Saturday, June 4, 2011

Failure in the Halos House of Horrors


All those good feelings built up by the sweep of the Oakland A's and a four game winning streak were nearly completely wiped out last night by another tremendous case of RISP failur, the anagram that keeps on killing. The Yankees had Angels' ace Jered Weaver on the ropes early, but like Muhammad Ali doing rope-a-dope, the LA starter wouldn't go down despite being roughed up. The result was a 3-2 loss that dropped the Yankees lead over the Boston Red Sox to one game (two in the loss column) in the AL East.

Though they went in order in the 1st inning, the Yankees made Weaver work, particularly Derek Jeter who saw 15 pitches before he flew out to center. Yankees starter Ivan Nova was shaky, but battled his way into the 7th inning. However, he put his team in a hole in the 1st inning, something you can't do against a guy like Weaver no matter how many pitches he throws.
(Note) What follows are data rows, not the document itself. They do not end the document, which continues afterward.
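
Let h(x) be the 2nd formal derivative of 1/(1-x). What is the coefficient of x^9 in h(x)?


Differentiating 2 times: d^2/dx^2 [1/(1-x)] = 2!/(1-x)^3.
The expansion 1/(1-x)^3 = sum_{k>=0} C(k+2, 2) x^k, so the coefficient of x^n in 2!/(1-x)^3 is 2! * C(n+2, 2).
For n = 9: 2 * C(11, 2) = 2 * 55 = 110

110


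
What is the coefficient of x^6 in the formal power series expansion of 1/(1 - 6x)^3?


The general identity 1/(1 - c x)^r = sum_{k>=0} c^k C(k + r - 1, r - 1) x^k follows by substituting y = c x into 1/(1 - y)^r = sum_{k>=0} C(k + r - 1, r - 1) y^k.
For c = 6, r = 3, k = 6:
6^6 * C(8, 2) = 46656 * 28 = 1306368.

1306368


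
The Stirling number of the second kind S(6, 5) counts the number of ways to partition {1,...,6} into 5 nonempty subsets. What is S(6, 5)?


Using the explicit formula S(n,k) = (1/k!) sum_{j=0}^{k} (-1)^(k-j) C(k,j) j^n:
S(6, 5) = 15
Equivalently, S(n,k) is n! times the coefficient of x^n in the EGF (e^x - 1)^k / k!.

15


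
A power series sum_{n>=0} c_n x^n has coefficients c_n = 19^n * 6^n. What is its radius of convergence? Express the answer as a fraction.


By the root test (Cauchy-Hadamard), the radius is R = 1 / limsup_n |c_n|^(1/n).
Here |c_n|^(1/n) = (19^n * 6^n)^(1/n) = 19 * 6 = 114 for all n.
So R = 1/114 = 1/114.

1/114


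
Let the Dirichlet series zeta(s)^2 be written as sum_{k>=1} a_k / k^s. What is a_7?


The Dirichlet convolution of the constant function 1 with itself gives (1 * 1)(k) = sum_{d | k} 1 = d(k), the number of positive divisors of k.
Since zeta(s) = sum_{k>=1} 1/k^s, we have zeta(s)^2 = sum_{k>=1} d(k)/k^s, so a_k = d(k).
For k = 7: the divisors are 1, 7.
Count = 2.

2


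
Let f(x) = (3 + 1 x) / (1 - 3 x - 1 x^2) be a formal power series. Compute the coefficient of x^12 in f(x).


Write f(x) = sum_{k>=0} a_k x^k. Multiplying both sides by 1 - 3 x - 1 x^2 gives
(1 - 3 x - 1 x^2) sum_{k>=0} a_k x^k = 3 + 1 x.
Matching coefficients:
 x^0: a_0 = 3
 x^1: a_1 - 3 a_0 = 1  =>  a_1 = 3*3 + 1 = 10
 x^k (k >= 2): a_k = 3 a_{k-1} + 1 a_{k-2}.
Iterating: a_2 = 33, a_3 = 109, a_4 = 360, a_5 = 1189, a_6 = 3927, a_7 = 12970, a_8 = 42837, a_9 = 141481, a_10 = 467280, a_11 = 1543321, a_12 = 5097243.
So the coefficient of x^12 is 5097243.

5097243


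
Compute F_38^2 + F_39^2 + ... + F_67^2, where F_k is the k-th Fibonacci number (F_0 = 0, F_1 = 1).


There is a standard identity sum_{k=0}^{N} F_k^2 = F_N * F_{N+1} (proved inductively from the telescoping relation F_k^2 = F_k F_{k+1} - F_{k-1} F_k). Then
sum_{k=38}^{67} F_k^2 = F_67 F_68 - F_37 F_38.
Computing: F_67 = 44945570212853, F_68 = 72723460248141, F_37 = 24157817, F_38 = 39088169.
Sum = 44945570212853 * 72723460248141 - 24157817 * 39088169 = 3268597388703501084733989200.

3268597388703501084733989200


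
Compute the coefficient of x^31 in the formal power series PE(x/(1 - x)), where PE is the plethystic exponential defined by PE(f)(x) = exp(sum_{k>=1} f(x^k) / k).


For f(x) = x/(1 - x) we have
sum_{k>=1} f(x^k) / k = sum_{k>=1} (1/k) * x^k / (1 - x^k) = sum_{k, m >= 1} x^(k m) / k,
which after exponentiating simplifies to
PE(x/(1 - x)) = prod_{k>=1} 1 / (1 - x^k).
This is the generating function for the partition function p(n), so the coefficient of x^31 is p(31).
Computing p(31) by dynamic programming over parts 1, 2, ..., 31: p(31) = 6842.

6842


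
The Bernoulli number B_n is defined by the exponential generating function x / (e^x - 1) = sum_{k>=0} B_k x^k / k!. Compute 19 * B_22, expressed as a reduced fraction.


Bernoulli numbers can also be computed recursively via B_0 = 1 and sum_{j=0}^{m} C(m+1, j) B_j = 0 for m >= 1. Odd-index Bernoulli numbers vanish for k >= 3.
Computing B_22 = 854513/138, so 19 * B_22 = 19 * 854513/138 = 16235747/138.

16235747/138


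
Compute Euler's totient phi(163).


phi(n) counts integers in [1, n] coprime to n. Using the multiplicative formula phi(n) = n * prod_{p | n} (1 - 1/p):
163 = 163, so
phi(163) = 163 * (1 - 1/163) = 162.

162


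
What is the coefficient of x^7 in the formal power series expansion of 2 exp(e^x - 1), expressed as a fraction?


exp(e^x - 1) is the exponential generating function for the Bell numbers Bell_k: exp(e^x - 1) = sum_{k>=0} Bell_k x^k / k!.
So the coefficient of x^7 in 2 exp(e^x - 1) is 2 Bell_7 / 7!.
Computing: Bell_7 = 877 and 7! = 5040, giving
2 * 877/5040 = 877/2520.

877/2520


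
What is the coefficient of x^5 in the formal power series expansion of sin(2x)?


The Maclaurin series is sin(t) = sum_{k>=0} (-1)^k t^(2k+1) / (2k+1)!, so substituting t = 2x, only odd powers of x are nonzero, with coefficient of x^(2k+1) equal to (-1)^k 2^(2k+1) / (2k+1)!.
Write 5 = 2*2 + 1, giving the coefficient (-1)^2 * 2^5 / 5! = 32/120 = 4/15.

4/15


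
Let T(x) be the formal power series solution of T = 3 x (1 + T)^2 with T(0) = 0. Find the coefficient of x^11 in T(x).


Apply the Lagrange inversion formula: if T = 3 x * phi(T) with phi(t) = (1 + t)^2, then [x^n] T = 3^n * (1/n) [t^(n-1)] phi(t)^n = 3^n * (1/n) [t^(n-1)] (1 + t)^(2n) = 3^n * (1/n) C(2n, n-1).
Using the identity C(2n, n-1) = C(2n, n) * n / (n+1), the unscaled factor equals C(2n, n) / (n+1) = C_n, the n-th Catalan number.
For n = 11: C_11 = C(22, 11) / 12 = 705432/12 = 58786.
With the 3^11 = 177147 factor, the coefficient is 177147 * 58786 = 10413763542.

10413763542


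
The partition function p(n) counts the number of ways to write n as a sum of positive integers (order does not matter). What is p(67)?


Using the generating function prod_{k>=1} 1/(1-x^k), we compute p(67).
By dynamic programming over parts 1 through 67:
p(67) = 2679689

2679689


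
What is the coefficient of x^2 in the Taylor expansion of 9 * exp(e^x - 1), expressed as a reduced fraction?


exp(e^x - 1) = sum_{k>=0} Bell_k x^k / k!, where Bell_k is the k-th Bell number.
So the coefficient of x^2 is 9 * Bell_2 / 2!.
Computing: Bell_2 = 2 and 2! = 2, giving
9 * 2/2 = 9.

9


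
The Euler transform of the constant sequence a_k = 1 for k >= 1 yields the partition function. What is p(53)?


The Euler transform converts the sequence a_k = 1 into the number of integer partitions.
Using the recurrence or dynamic programming:
p(53) = 329931

329931


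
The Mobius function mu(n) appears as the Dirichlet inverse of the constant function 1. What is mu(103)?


103 = 103 (all distinct primes).
mu(103) = (-1)^1 = -1

-1


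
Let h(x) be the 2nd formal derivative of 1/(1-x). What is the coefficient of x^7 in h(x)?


Differentiating 2 times: d^2/dx^2 [1/(1-x)] = 2!/(1-x)^3.
The expansion 1/(1-x)^3 = sum_{k>=0} C(k+2, 2) x^k, so the coefficient of x^n in 2!/(1-x)^3 is 2! * C(n+2, 2).
For n = 7: 2 * C(9, 2) = 2 * 36 = 72

72


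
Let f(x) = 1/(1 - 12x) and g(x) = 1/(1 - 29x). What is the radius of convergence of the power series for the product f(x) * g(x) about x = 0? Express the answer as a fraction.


The radius of 1/(1 - 12x) is 1/12 (nearest singularity at x = 1/12), and the radius of 1/(1 - 29x) is 1/29.
The product f(x)*g(x) = 1/((1 - 12x)(1 - 29x)) has singularities at both 1/12 and 1/29, so its radius of convergence is the distance to the nearest one:
min(1/12, 1/29) = 1/29.

1/29


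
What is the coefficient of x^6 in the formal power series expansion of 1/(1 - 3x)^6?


The general identity 1/(1 - c x)^r = sum_{k>=0} c^k C(k + r - 1, r - 1) x^k follows by substituting y = c x into 1/(1 - y)^r = sum_{k>=0} C(k + r - 1, r - 1) y^k.
For c = 3, r = 6, k = 6:
3^6 * C(11, 5) = 729 * 462 = 336798.

336798


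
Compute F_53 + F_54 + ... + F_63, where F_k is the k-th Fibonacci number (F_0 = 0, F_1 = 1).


Use the identity sum_{k=0}^{N} F_k = F_{N+2} - 1 (which follows from F_{k+2} - F_{k+1} = F_k). Then
sum_{k=53}^{63} F_k = (F_{65} - 1) - (F_{54} - 1) = F_{65} - F_{54}.
Computing: F_{65} = 17167680177565, F_{54} = 86267571272, so
Sum = 17167680177565 - 86267571272 = 17081412606293.

17081412606293


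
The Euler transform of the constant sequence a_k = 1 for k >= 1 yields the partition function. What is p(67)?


The Euler transform converts the sequence a_k = 1 into the number of integer partitions.
Using the recurrence or dynamic programming:
p(67) = 2679689

2679689


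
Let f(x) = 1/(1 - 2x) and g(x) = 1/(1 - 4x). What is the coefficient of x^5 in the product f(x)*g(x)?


The coefficient of x^n in f*g is the Cauchy product: sum_{k=0}^{n} a^k * b^(n-k).
With a=2, b=4, n=5:
sum_{k=0}^{5} 2^k * 4^(5-k)
= 2016

2016


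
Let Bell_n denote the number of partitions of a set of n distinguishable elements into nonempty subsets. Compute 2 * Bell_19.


Bell_19 can be computed from the Bell triangle or from Dobinski's identity Bell_n = (1/e) * sum_{k>=0} k^n / k!.
Computing Bell_19 = 5832742205057.
Then 2 * 5832742205057 = 11665484410114.

11665484410114


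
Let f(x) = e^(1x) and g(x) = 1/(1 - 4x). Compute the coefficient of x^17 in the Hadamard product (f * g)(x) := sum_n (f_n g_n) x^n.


Expanding: f_k = 1^k/k! (from e^(1x)) and g_k = 4^k (from 1/(1 - 4x)). So the Hadamard coefficient (f * g)_k = 1^k 4^k / k! = (4)^k / k!.
For k = 17: 4^17/17! = 17179869184/355687428096000 = 524288/10854718875.

524288/10854718875


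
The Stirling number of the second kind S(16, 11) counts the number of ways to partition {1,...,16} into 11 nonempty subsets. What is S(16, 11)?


Using the explicit formula S(n,k) = (1/k!) sum_{j=0}^{k} (-1)^(k-j) C(k,j) j^n:
S(16, 11) = 28936908
Equivalently, S(n,k) is n! times the coefficient of x^n in the EGF (e^x - 1)^k / k!.

28936908


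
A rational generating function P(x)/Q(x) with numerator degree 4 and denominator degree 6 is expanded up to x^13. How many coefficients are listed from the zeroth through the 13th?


Expanding up to x^13 gives the coefficients for x^0, x^1, ..., x^13.
That is 13 + 1 = 14 coefficients in total.

14


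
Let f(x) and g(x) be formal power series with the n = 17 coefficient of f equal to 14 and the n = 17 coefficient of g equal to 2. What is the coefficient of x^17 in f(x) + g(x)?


Addition of formal power series is termwise.
The coefficient of x^17 in f + g = 14 + 2
= 16

16


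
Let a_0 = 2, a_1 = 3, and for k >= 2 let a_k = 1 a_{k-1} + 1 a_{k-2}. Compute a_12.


Iterating the recurrence forward:
a_0 = 2
a_1 = 3
a_2 = 1*3 + 1*2 = 5
a_3 = 1*5 + 1*3 = 8
a_4 = 1*8 + 1*5 = 13
a_5 = 1*13 + 1*8 = 21
a_6 = 1*21 + 1*13 = 34
a_7 = 1*34 + 1*21 = 55
a_8 = 1*55 + 1*34 = 89
a_9 = 1*89 + 1*55 = 144
a_10 = 1*144 + 1*89 = 233
a_11 = 1*233 + 1*144 = 377
a_12 = 1*377 + 1*233 = 610
So a_12 = 610.

610


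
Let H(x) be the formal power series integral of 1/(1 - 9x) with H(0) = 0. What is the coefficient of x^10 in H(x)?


1/(1 - 9x) = sum_{k>=0} 9^k x^k. Integrating termwise with H(0) = 0:
H(x) = sum_{k>=0} 9^k x^(k+1) / (k+1) = sum_{m>=1} 9^(m-1) x^m / m.
For m = 10: 9^9/10 = 387420489/10 = 387420489/10.

387420489/10


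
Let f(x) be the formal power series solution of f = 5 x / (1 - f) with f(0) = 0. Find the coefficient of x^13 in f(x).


Apply Lagrange inversion: f = 5 x * phi(f) with phi(t) = 1/(1 - t), so
[x^n] f = 5^n * (1/n) [t^(n-1)] phi(t)^n = 5^n * (1/n) [t^(n-1)] (1 - t)^(-n) = 5^n * (1/n) C(2n - 2, n - 1) = 5^n * C_{n-1}.
For n = 13: C_12 = C(24, 12) / 13 = 2704156/13 = 208012.
With the 5^13 = 1220703125 factor, the coefficient is 1220703125 * 208012 = 253920898437500.

253920898437500


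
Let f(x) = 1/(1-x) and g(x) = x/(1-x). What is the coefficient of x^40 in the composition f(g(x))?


First simplify the composition: f(g(x)) = 1/(1 - x/(1-x)) = (1-x)/((1-x) - x) = (1-x)/(1-2x).
Now extract the coefficient. Write (1-x)/(1-2x) = 1/(1-2x) - x/(1-2x).
The coefficient of x^n in 1/(1-2x) is 2^n, and in x/(1-2x) is 2^(n-1) (for n >= 1).
So the coefficient of x^40 is 2^40 - 2^39 = 1099511627776 - 549755813888 = 549755813888.

549755813888


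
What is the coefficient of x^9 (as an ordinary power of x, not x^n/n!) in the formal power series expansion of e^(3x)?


The exponential series is e^y = sum_{k>=0} y^k / k!. Substituting y = 3x gives
e^(3x) = sum_{k>=0} 3^k x^k / k!.
So the coefficient of x^n is a^n/n! with a = 3, n = 9:
3^9 / 9! = 19683/362880 = 243/4480

243/4480


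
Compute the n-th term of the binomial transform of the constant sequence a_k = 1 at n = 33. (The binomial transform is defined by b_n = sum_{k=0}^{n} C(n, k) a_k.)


With a_k = 1 for all k, b_n = sum_{k=0}^{n} C(n, k) = 2^n by the binomial theorem.
For n = 33: 2^33 = 8589934592.

8589934592


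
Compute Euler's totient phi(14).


phi(n) counts integers in [1, n] coprime to n. Using the multiplicative formula phi(n) = n * prod_{p | n} (1 - 1/p):
14 = 2 * 7, so
phi(14) = 14 * (1 - 1/2) * (1 - 1/7) = 6.

6


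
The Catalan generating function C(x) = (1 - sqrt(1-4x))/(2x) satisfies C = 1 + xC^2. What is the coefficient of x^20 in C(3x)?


Substituting x -> 3x scales the n-th coefficient by 3^n, so [x^20] C(3x) = 3^20 * C_20.
C_20 = C(2*20, 20)/(21) = 137846528820/21 = 6564120420.
So 3^20 * 6564120420 = 3486784401 * 6564120420 = 22887672686741568420.

22887672686741568420


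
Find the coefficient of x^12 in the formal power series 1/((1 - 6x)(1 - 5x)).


By partial fractions or Cauchy convolution:
The coefficient equals sum_{k=0}^{12} 6^k * 5^(12-k).
= 11839990891

11839990891


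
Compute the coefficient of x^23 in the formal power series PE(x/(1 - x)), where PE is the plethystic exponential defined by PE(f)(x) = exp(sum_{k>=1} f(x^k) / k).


For f(x) = x/(1 - x) we have
sum_{k>=1} f(x^k) / k = sum_{k>=1} (1/k) * x^k / (1 - x^k) = sum_{k, m >= 1} x^(k m) / k,
which after exponentiating simplifies to
PE(x/(1 - x)) = prod_{k>=1} 1 / (1 - x^k).
This is the generating function for the partition function p(n), so the coefficient of x^23 is p(23).
Computing p(23) by dynamic programming over parts 1, 2, ..., 23: p(23) = 1255.

1255


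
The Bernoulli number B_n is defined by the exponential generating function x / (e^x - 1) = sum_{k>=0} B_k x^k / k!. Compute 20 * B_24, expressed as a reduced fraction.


Bernoulli numbers can also be computed recursively via B_0 = 1 and sum_{j=0}^{m} C(m+1, j) B_j = 0 for m >= 1. Odd-index Bernoulli numbers vanish for k >= 3.
Computing B_24 = -236364091/2730, so 20 * B_24 = 20 * -236364091/2730 = -472728182/273.

-472728182/273


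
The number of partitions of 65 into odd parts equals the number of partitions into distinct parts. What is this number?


Computing partitions of 65 into odd parts (1, 3, 5, ...):
Using the generating function prod_{k>=0} 1/(1-x^(2k+1)),
the count is 18200

18200


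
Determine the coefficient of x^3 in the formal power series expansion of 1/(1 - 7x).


The geometric series identity gives 1/(1 - c x) = sum_{k>=0} c^k x^k, so the coefficient of x^k is c^k.
Here c = 7 and k = 3.
Computing: 7^3 = 343

343


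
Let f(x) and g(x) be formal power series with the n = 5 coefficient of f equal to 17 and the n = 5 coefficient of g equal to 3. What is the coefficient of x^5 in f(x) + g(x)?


Addition of formal power series is termwise.
The coefficient of x^5 in f + g = 17 + 3
= 20

20


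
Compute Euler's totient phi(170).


phi(n) counts integers in [1, n] coprime to n. Using the multiplicative formula phi(n) = n * prod_{p | n} (1 - 1/p):
170 = 2 * 5 * 17, so
phi(170) = 170 * (1 - 1/2) * (1 - 1/5) * (1 - 1/17) = 64.

64


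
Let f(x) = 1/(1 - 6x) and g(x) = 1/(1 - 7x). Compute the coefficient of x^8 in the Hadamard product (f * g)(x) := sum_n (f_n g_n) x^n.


f has coefficients f_k = 6^k and g has coefficients g_k = 7^k, so the Hadamard product has coefficient (f*g)_k = 6^k * 7^k = 42^k.
For k = 8: 42^8 = 9682651996416.

9682651996416


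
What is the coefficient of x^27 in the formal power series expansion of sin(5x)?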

Erick Aybar reached on a one out single and moved into scoring position on a Nova wild pitch. Former Yankee Bobby Abreu doubled to give the Angels a 1-0 lead and later in the inning scored himself on an Alberto Callaspo ground out. The Yankees had a big chance of their own in the 2nd inning when Alex Rodriguez reached on a lead off double, moved to third on a Robinson Cano ground out and scored on a Russell Martin single to halve the lead. Nick Swisher drew a walk, but both Jorge Posada and Brett Gardner looked at a called third strike to allow Weaver to escape further trouble.

The Yankees tied things at two apiece in the 4th on walks to Rodriguez and Swisher and a ground rule double by Posada (the Yankees were victimized by Angel Stadium's low outfield walls). But Gardner struck out again, this time swinging, to strand two runners in scoring position. That would be all the Bomberless-Bombers would manage the rest of the night, which was unfortunate since Nova gave the lead right back in the home half of the 4th.

The Angels, wearing 1960's retro uniforms and hats topped with halos loaded the bases on singles by Russell Branyan and Mark Trumbo and a walk to Jeff Mathis. Peter Bourjos, who entered the game mired in a long slump, stroked his second single of the night to give LA a 3-2 lead. Nova retired the final two batters of the inning to keep it a one run game, but his offense was shut down for the night as the Yankees did not getting a single hit over the final five innings.